As relações das pessoas com conceitos como produção, trabalho e consumo parecem estar mesmo atravessando um contínuo, profundo e ágil processo de revisão
Consumo consciente e revisão dos padrões daquilo de que precisamos (ou achamos que precisamos) para viver não são exatamente assuntos novos. Há entidades e pessoas pensando nisso há décadas. E mesmo aqui nas nossas páginas esses são temas que vêm e vão há um bom tempo. Mas a edição deste mês da Trip (e também da Tpm, além de todas as nossas plataformas digitais, TV e rádio) quer olhar para algo com contornos um pouco mais novos e definidos.
O que se enunciava algum tempo atrás apenas como um anseio pouco concreto de pessoas mais bem-informadas e menos conformadas vem ganhando forma e superfície com velocidade e capilaridades típicas dos tempos em que vivemos. Uma espécie de contramovimento em resposta ao modelo que apostava na produção com lógica militar, extremamente competitiva e racional, em que tudo é medido mera e friamente pelo resultado financeiro e pelo crescimento em escalas avassaladoras, ainda que doentio, desordenado e profundamente desumanizante.
Claro que a crise, fruto de um dos mais inacreditáveis exemplos de desgoverno e de corrupção já registrados no mundo, pode estar funcionando como um potente catalisador do processo por aqui. Mas, bem além disso, para onde se olha já é notável a profusão de modelos novos de produção e de consumo sendo testados na prática.

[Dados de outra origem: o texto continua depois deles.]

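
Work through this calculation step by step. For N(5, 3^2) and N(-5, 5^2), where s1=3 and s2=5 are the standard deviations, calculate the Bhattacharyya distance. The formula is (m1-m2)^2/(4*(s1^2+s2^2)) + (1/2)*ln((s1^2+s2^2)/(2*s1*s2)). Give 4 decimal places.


Bhattacharyya distance between two Gaussians:
DB = (m1-m2)^2/(4*(s1^2+s2^2)) + (1/2)*ln((s1^2+s2^2)/(2*s1*s2)).
(m1-m2)^2 = (10)^2 = 100.
s1^2+s2^2 = 9 + 25 = 34.
term1 = 100/136 = 0.735294.
term2 = 0.5*ln(34/30.0) = 0.062582.
DB = 0.735294 + 0.062582 = 0.7979

0.7979


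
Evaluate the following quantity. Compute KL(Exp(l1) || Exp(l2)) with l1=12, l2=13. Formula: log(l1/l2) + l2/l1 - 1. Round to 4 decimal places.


KL divergence for exponential family:
KL = log(l1/l2) + l2/l1 - 1.
log(12/13) = -0.080043.
13/12 = 1.083333.
KL = -0.080043 + 1.083333 - 1 = 0.0033

0.0033


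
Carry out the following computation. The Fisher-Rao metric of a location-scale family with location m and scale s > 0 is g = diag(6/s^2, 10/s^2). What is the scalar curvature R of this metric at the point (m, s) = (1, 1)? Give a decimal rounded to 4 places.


The metric has the form g = (A dm^2 + B ds^2)/s^2 with A = 6, B = 10.
Substitute u = sqrt(A/B)*m: g = B*(du^2 + ds^2)/s^2, i.e. B times the
Poincare upper half-plane metric, which has constant Gaussian curvature -1.
Scaling a 2D metric by a constant c divides the Gaussian curvature by c,
so K = -1/B = -1/(10) = -0.1000 everywhere (the point (m, s) = (1, 1) is irrelevant:
the curvature is constant).
Scalar curvature in dimension 2: R = 2K = -2/(10) = -0.2000.

-0.2000


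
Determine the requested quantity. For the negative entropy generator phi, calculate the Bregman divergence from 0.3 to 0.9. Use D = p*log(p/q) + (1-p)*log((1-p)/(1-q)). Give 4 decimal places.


Bregman divergence with negative entropy generator:
D = p*log(p/q) + (1-p)*log((1-p)/(1-q)).
p = 0.3, q = 0.9.
p*log(p/q) = 0.3*log(0.3/0.9) = -0.329584.
(1-p)*log((1-p)/(1-q)) = 0.7*log(0.7/0.1) = 1.362137.
D = -0.329584 + 1.362137 = 1.0326

1.0326


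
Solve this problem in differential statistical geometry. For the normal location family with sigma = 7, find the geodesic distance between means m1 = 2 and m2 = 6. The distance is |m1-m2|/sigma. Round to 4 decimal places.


On the fixed-variance normal subfamily, geodesic distance = |m1-m2|/sigma.
|2 - 6| = 4.
sigma = 7.
d = 4/7 = 0.5714

0.5714


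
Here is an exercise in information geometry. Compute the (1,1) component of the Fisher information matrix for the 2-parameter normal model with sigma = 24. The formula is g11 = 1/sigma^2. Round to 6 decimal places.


For the 2-parameter normal family, the Fisher metric has:
  g11 = 1/sigma^2, g22 = 2/sigma^2.
sigma = 24, sigma^2 = 576.
g11 = 0.001736

0.001736


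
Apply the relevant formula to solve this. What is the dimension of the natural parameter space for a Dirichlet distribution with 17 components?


Exponential family dimension calculation:
Dirichlet with 17 components has 17 natural parameters.

17


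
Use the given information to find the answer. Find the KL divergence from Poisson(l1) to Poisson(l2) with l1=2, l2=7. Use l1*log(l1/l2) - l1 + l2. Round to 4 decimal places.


KL divergence for Poisson:
KL = l1*log(l1/l2) - l1 + l2.
l1 = 2, l2 = 7.
log(2/7) = -1.252763.
l1*log(l1/l2) = 2 * -1.252763 = -2.505526.
KL = -2.505526 - 2 + 7 = 2.4945

2.4945


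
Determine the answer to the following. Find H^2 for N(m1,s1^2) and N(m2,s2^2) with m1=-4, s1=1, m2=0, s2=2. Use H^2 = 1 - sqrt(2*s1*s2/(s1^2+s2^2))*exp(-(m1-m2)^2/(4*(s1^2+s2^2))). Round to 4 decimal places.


Squared Hellinger distance for Gaussians:
H^2 = 1 - sqrt(2*s1*s2/(s1^2+s2^2)) * exp(-(m1-m2)^2/(4*(s1^2+s2^2))).
s1^2 = 1, s2^2 = 4, s1^2+s2^2 = 5.
sqrt(2*1*2/(5)) = 0.894427.
(m1-m2)^2 = (-4)^2 = 16.
exp(-16/(4*5)) = exp(-0.8) = 0.449329.
H^2 = 1 - 0.894427*0.449329 = 0.5981

0.5981


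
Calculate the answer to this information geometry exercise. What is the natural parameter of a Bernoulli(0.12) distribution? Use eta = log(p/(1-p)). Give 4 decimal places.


Natural parameter for Bernoulli: eta = log(p/(1-p)).
p = 0.12, 1-p = 0.88.
p/(1-p) = 0.136364.
eta = log(0.136364) = -1.9924

-1.9924


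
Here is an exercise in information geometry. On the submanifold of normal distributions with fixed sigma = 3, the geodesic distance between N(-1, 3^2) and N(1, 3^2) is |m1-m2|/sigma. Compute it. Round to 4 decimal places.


On the fixed-variance normal subfamily, geodesic distance = |m1-m2|/sigma.
|-1 - 1| = 2.
sigma = 3.
d = 2/3 = 0.6667

0.6667


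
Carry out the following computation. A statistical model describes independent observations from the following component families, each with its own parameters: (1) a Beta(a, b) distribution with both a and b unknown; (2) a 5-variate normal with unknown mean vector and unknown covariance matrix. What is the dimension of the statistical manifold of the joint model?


The dimension of a statistical manifold equals the number of free
(independent) real parameters of the model. For a product of independent
blocks the parameter counts add.
- Beta (a, b): 2.
- 5-variate normal: 5 (mean) + 5*6/2 = 15 (symmetric covariance) = 20.
Total = 2 + 20 = 22.
Dimension = 22

22


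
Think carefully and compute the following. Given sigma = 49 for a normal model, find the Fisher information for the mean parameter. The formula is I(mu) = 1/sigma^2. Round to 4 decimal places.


The Fisher information for the mean of a normal distribution is I(mu) = 1/sigma^2.
sigma = 49, so sigma^2 = 2401.
I(mu) = 1/2401 = 0.0004

0.0004


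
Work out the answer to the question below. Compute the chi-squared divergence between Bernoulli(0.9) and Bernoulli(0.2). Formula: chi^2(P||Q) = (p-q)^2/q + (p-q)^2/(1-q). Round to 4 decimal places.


Chi-squared divergence between Bernoulli distributions:
chi^2 = (p-q)^2/q + (p-q)^2/(1-q).
p = 0.9, q = 0.2, p-q = 0.7.
(p-q)^2 = 0.49.
term1 = 0.49/0.2 = 2.45.
term2 = 0.49/0.8 = 0.6125.
chi^2 = 2.45 + 0.6125 = 3.0625

3.0625


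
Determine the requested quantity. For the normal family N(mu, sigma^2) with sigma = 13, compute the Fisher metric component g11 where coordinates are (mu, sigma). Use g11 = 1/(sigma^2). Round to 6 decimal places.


For the 2-parameter normal family, the Fisher metric has:
  g11 = 1/sigma^2, g22 = 2/sigma^2.
sigma = 13, sigma^2 = 169.
g11 = 0.005917

0.005917


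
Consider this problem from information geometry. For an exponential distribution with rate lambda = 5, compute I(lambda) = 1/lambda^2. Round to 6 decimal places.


Fisher information for exponential: I(lambda) = 1/lambda^2.
lambda = 5, lambda^2 = 25.
I = 1/25 = 0.040000

0.040000


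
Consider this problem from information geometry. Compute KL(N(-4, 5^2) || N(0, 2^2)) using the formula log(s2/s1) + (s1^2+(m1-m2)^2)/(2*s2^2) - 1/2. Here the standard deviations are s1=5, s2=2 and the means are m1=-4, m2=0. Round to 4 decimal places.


KL divergence between normal distributions:
KL = log(s2/s1) + (s1^2 + (m1-m2)^2)/(2*s2^2) - 1/2.
log(2/5) = -0.916291.
(5^2 + (-4-0)^2)/(2*2^2) = (25 + 16)/8 = 5.125.
KL = -0.916291 + 5.125 - 0.5 = 3.7087

3.7087


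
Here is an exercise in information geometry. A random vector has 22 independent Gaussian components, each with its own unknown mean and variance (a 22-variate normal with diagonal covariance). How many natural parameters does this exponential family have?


Exponential family dimension calculation:
Each univariate normal has two natural parameters (mu/sigma^2 and -1/(2 sigma^2)).
With 22 independent components, dim = 2 * 22 = 44.

44


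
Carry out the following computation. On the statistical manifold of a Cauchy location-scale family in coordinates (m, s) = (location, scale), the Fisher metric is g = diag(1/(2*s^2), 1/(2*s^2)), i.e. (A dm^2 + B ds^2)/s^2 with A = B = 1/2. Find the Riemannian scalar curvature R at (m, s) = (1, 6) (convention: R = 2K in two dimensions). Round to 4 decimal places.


The metric has the form g = (A dm^2 + B ds^2)/s^2 with A = 1/2, B = 1/2.
Substitute u = sqrt(A/B)*m: g = B*(du^2 + ds^2)/s^2, i.e. B times the
Poincare upper half-plane metric, which has constant Gaussian curvature -1.
Scaling a 2D metric by a constant c divides the Gaussian curvature by c,
so K = -1/B = -1/(1/2) = -2.0000 everywhere (the point (m, s) = (1, 6) is irrelevant:
the curvature is constant).
Scalar curvature in dimension 2: R = 2K = -2/(1/2) = -4.0000.

-4.0000


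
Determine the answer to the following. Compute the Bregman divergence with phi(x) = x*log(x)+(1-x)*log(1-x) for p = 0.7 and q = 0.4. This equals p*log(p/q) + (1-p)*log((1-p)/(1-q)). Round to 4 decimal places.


Bregman divergence with negative entropy generator:
D = p*log(p/q) + (1-p)*log((1-p)/(1-q)).
p = 0.7, q = 0.4.
p*log(p/q) = 0.7*log(0.7/0.4) = 0.391731.
(1-p)*log((1-p)/(1-q)) = 0.3*log(0.3/0.6) = -0.207944.
D = 0.391731 + -0.207944 = 0.1838

0.1838


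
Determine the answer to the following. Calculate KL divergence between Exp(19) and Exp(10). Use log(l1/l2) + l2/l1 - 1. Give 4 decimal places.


KL divergence for exponential family:
KL = log(l1/l2) + l2/l1 - 1.
log(19/10) = 0.641854.
10/19 = 0.526316.
KL = 0.641854 + 0.526316 - 1 = 0.1682

0.1682


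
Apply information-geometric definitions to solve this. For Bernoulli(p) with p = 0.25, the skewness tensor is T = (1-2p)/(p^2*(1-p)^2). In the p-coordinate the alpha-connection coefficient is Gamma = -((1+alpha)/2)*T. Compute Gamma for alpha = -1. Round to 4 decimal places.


Skewness (Amari-Chentsov) tensor: T = (1-2p)/(p^2*(1-p)^2).
p = 0.25, 1-2p = 0.5, p^2 = 0.0625, (1-p)^2 = 0.5625.
T = 0.5/(0.0625 * 0.5625) = 14.222222.
In the p-coordinate, Gamma^(alpha) = Gamma^(0) - (alpha/2)*T with Gamma^(0) = (1/2)*g'(p) = -T/2,
so Gamma^(alpha) = -((1+alpha)/2)*T.
alpha = -1, -(1+alpha)/2 = 0.0.
Gamma = 0.0 * 14.222222 = 0.0000

0.0000


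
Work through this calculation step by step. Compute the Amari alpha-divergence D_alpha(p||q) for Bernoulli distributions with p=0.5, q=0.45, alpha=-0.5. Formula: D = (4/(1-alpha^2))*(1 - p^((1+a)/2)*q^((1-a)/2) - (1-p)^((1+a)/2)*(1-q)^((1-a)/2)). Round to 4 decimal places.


Amari alpha-divergence:
D = (4/(1-alpha^2))*(1 - p^((1+a)/2)*q^((1-a)/2) - (1-p)^((1+a)/2)*(1-q)^((1-a)/2)).
alpha = -0.5, p = 0.5, q = 0.45.
e1 = (1+alpha)/2 = 0.25, e2 = (1-alpha)/2 = 0.75.
t1 = p^e1 * q^e2 = 0.5^0.25 * 0.45^0.75 = 0.462011.
t2 = (1-p)^e1 * (1-q)^e2 = 0.5^0.25 * 0.55^0.75 = 0.53705.
4/(1-alpha^2) = 5.333333.
D = 5.333333*(1 - 0.462011 - 0.53705) = 0.0050

0.0050


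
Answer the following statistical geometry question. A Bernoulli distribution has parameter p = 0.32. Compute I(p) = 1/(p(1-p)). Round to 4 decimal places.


For Bernoulli(p), Fisher information is I(p) = 1/(p*(1-p)).
p = 0.32, 1-p = 0.68.
p*(1-p) = 0.2176.
I(p) = 1/0.2176 = 4.5956

4.5956


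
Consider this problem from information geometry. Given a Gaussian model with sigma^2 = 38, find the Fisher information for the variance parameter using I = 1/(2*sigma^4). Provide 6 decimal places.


Fisher information for variance: I(sigma^2) = 1/(2*sigma^4).
sigma^2 = 38, so sigma^4 = 1444.
I = 1/(2*1444) = 1/2888 = 0.000346

0.000346


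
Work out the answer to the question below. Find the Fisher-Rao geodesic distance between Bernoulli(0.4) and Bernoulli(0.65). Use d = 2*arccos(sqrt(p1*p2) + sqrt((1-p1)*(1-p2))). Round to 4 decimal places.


Geodesic distance on Bernoulli manifold:
d(p1,p2) = 2*arccos(sqrt(p1*p2) + sqrt((1-p1)*(1-p2))).
sqrt(p1*p2) = sqrt(0.4*0.65) = 0.509902.
sqrt((1-p1)*(1-p2)) = sqrt(0.6*0.35) = 0.458258.
arg = 0.509902 + 0.458258 = 0.96816.
d = 2*arccos(0.96816) = 0.5061

0.5061


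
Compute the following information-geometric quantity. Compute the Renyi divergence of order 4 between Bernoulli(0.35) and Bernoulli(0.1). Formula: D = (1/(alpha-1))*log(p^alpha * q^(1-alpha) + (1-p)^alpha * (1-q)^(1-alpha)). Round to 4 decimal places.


Renyi divergence of order alpha between Bernoulli distributions:
D = (1/(alpha-1))*log(p^alpha * q^(1-alpha) + (1-p)^alpha * (1-q)^(1-alpha)).
alpha = 4, p = 0.35, q = 0.1.
p^alpha * q^(1-alpha) = 0.35^4 * 0.1^-3 = 15.00625.
(1-p)^alpha * (1-q)^(1-alpha) = 0.65^4 * 0.9^-3 = 0.244865.
sum = 15.00625 + 0.244865 = 15.251115.
D = (1/3)*log(15.251115) = 0.9082

0.9082


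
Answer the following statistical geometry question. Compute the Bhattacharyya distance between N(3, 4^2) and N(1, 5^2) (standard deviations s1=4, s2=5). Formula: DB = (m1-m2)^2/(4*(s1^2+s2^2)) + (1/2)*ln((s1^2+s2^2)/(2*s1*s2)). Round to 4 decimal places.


Bhattacharyya distance between two Gaussians:
DB = (m1-m2)^2/(4*(s1^2+s2^2)) + (1/2)*ln((s1^2+s2^2)/(2*s1*s2)).
(m1-m2)^2 = (2)^2 = 4.
s1^2+s2^2 = 16 + 25 = 41.
term1 = 4/164 = 0.02439.
term2 = 0.5*ln(41/40.0) = 0.012346.
DB = 0.02439 + 0.012346 = 0.0367

0.0367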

Do volume respeitável de pequenos empreendedores que atuam hoje nas periferias das grandes cidades brasileiras ao êxodo dos talentos que se tornam cada dia mais refratários aos pacotes de remuneração variável e aos planos de carreira oferecidos pelas megacorporações, passando pela infinidade de novas organizações construídas em moldes recém-formulados e que atendem por nomes como economia criativa, coletivos, economia compartilhada, colaborativa e outros não menos interessantes. As relações das pessoas com conceitos como produção, trabalho e consumo parecem estar mesmo atravessando um contínuo, profundo e ágil processo de revisão. E, importante frisar, isso nada tem a ver com o desprezo pelo lucro ou com a negação da economia de mercado como a menos defeituo-sa forma encontrada para fazer funcionar grandes aglomerações humanas. Ao contrário, trata-se, isso sim, de encontrar mais equilíbrio, coerência e saúde na maneira como produzimos e consumimos.
No fundo é simples, estamos falando de entender melhor o que vamos de fato decidir fazer com o relativamente curto período de que dispomos. A ideia de trocar a vida pela sobrevivência e pelo acúmulo de coisas e relações pouco relevantes parece estar deixando rapidamente o radar de pessoas de todas as camadas da sociedade. Ao mesmo tempo em que esses movimentos carregam um ar de modernidade inegável, há também neles uma conexão direta com o passado. Um resgate de um tempo em que trabalhar, produzir e consumir eram meios para uma vida com mais sentido. Uma época em que se trabalhava (e consumia) para viver. E não o contrário.
Paulo Lima, editor
P.S.: É muito motivador ver que a maneira como produzimos a reflexão que queremos ver no mundo segue sendo percebida como relevante e digna de nota. Poucos dias antes do fechamento desta edição, nossas revistas Trip e Tpm foram agraciadas com o Prêmio Esso, que há 60 anos é a mais importante homenagem do jornalismo brasileiro. Nossas edições sobre a “vagina”, incrivelmente um tema que ainda desperta risinhos nervosos e comentários atrapalhados por aí, foram escolhidas entre centenas de trabalhos inscritos pelas mais respeitadas e poderosas publicações nacionais como as melhores de 2015 na categoria Criação Gráfica em Revista. Com este novo troféu e, claro, com a sua força imprescindível, somamos meia dúzia de prêmios Esso na casa. Uma honra que eu precisava dividir com toda a nossa equipe e com cada um de vocês que nos acompanham e que, lendo, ouvindo, assistindo e patro-cinando, entendem e fortalecem o nosso trabalho.